The Thrombeys like to claim Marta as a beloved part of the family, though while none of them will admit it aloud, they seem to know that she was closest to Harlan and resent her for it. In a running gag throughout the movie, not one of them can even be bothered to remember which South American country she immigrated from.

Writer-director Johnson has fun paying homage to classic works from the murder-mystery genre, from Agatha Christie and John Dickson Carr to "Murder She Wrote." While the film is consistently funny, it never tips over into spoof, and Johnson is obviously well-versed in the genre and takes it very seriously. As with many murder mystery plots, this one's not really meant to be solvable even by the most observant of viewers (though it always plays fair), so you're free to just go along for the ride.

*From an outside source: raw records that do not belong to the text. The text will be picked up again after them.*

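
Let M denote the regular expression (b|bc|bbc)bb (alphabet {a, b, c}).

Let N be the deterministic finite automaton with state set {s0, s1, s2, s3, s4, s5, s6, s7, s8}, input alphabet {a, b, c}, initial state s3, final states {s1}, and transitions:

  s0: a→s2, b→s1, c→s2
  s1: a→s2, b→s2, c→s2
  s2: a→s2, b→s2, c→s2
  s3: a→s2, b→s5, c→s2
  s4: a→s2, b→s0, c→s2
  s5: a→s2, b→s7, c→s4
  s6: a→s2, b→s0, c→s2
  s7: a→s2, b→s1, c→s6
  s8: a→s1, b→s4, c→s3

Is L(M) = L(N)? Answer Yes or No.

Yes

Converting the expression M to a DFA (subset construction, then merging equivalent states) gives the minimal DFA with states {m0, m1, m2, m3, m4, m5, m6}, start state m0, accepting states {m5} and transitions m0: a→m1, b→m2, c→m1; m1: a→m1, b→m1, c→m1; m2: a→m1, b→m3, c→m4; m3: a→m1, b→m5, c→m4; m4: a→m1, b→m6, c→m1; m5: a→m1, b→m1, c→m1; m6: a→m1, b→m5, c→m1.
Exploring the product automaton M × N from the start pair (m0, s3), following both machines on each input symbol, reaches 8 state pairs: (m0, s3), (m1, s2), (m2, s5), (m3, s7), (m4, s4), (m5, s1), (m4, s6), (m6, s0).
M accepts in {m5} and N accepts in {s1}. In every reachable pair the two components are either both accepting — (m5, s1) — or both non-accepting, so no string is accepted by exactly one of the machines: L(M) \ L(N) and L(N) \ L(M) are both empty.
Hence every string is accepted by M iff it is accepted by N, and the two languages coincide.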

Johnson is also a master of combining character, story, and whip-smart dialogue in a cleverly-constructed puzzle box plot that should delight mystery buffs. The narrative sometimes zigs when you expect it zag; we learn fairly early on who actually dunnit, but there are plenty more twists and surprises in store.

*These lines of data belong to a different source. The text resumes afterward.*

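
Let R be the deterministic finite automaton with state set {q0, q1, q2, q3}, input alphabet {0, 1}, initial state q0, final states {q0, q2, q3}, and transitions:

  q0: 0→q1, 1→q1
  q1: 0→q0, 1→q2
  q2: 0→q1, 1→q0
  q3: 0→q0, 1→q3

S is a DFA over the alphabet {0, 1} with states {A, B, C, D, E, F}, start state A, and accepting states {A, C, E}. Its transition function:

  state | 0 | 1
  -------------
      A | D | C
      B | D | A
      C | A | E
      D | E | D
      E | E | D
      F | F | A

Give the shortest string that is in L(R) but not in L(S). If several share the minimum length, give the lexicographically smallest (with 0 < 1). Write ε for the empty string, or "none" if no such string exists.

The string 01 is accepted by R but not by S.
No shorter string lies in the difference, and 01 is the lexicographically first length-2 string in L(R) \ L(S).

01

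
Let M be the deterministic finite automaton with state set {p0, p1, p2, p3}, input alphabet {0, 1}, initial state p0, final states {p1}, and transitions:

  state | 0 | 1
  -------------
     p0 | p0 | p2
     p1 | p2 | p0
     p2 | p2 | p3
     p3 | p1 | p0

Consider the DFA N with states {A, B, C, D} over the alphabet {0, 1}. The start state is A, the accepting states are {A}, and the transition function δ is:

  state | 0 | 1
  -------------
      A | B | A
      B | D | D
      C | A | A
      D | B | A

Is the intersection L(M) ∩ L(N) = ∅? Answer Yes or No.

Yes

Exploring the product automaton M × N from the start pair (p0, A), following both machines on each input symbol, reaches 9 state pairs: (p0, A), (p0, B), (p2, A), (p0, D), (p2, D), (p2, B), (p3, A), (p3, D), (p1, B).
M accepts in {p1} and N accepts in {A}; no reachable pair has both components accepting, so no string drives both machines to acceptance simultaneously and L(M) ∩ L(N) = ∅.
So no string is accepted by both, and the intersection is empty.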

Like most of Johnson's films, "Knives Out" is even better on rewatch, and having had the opportunity to view the film a second time, I was able to better appreciate the way all the pieces fall into place. Even seemingly throwaway gags later prove to be of vital importance.

The entire ensemble — which also includes a rare cameo from Frank Oz, because in case you've forgotten, Johnson made a (pretty fantastic) "Star Wars" film not too long ago — is clearly having the time of their lives.

David Crank's intricate production design turns Thrombey's enormous mansion into a Gothic wonderland, filled to the brim with decorative weapons and the occasional secret passageway. The rich fall palette of Steve Yedlin's cinematography casts the film in shades of brown and umber. And I deeply covet the cast's wardrobe (especially Evans') which has them costumed in cozy layers and knitted sweaters.

The film remains a blast while sneaking in a bit of political commentary, as themes of class, wealth, and privilege bubble up to the surface along with plenty of digs at the general uselessness of the one-percent. It isn't subtle, but hey, sometimes subtlety is overrated.

With a terrifically game cast and Johnson's smart, funny script, "Knives Out" is a wickedly fun and immensely satisfying entertainment. I'm keeping my fingers crossed that we'll get to see the return of detective Benoit Blanc in a brand-new caper. And soon.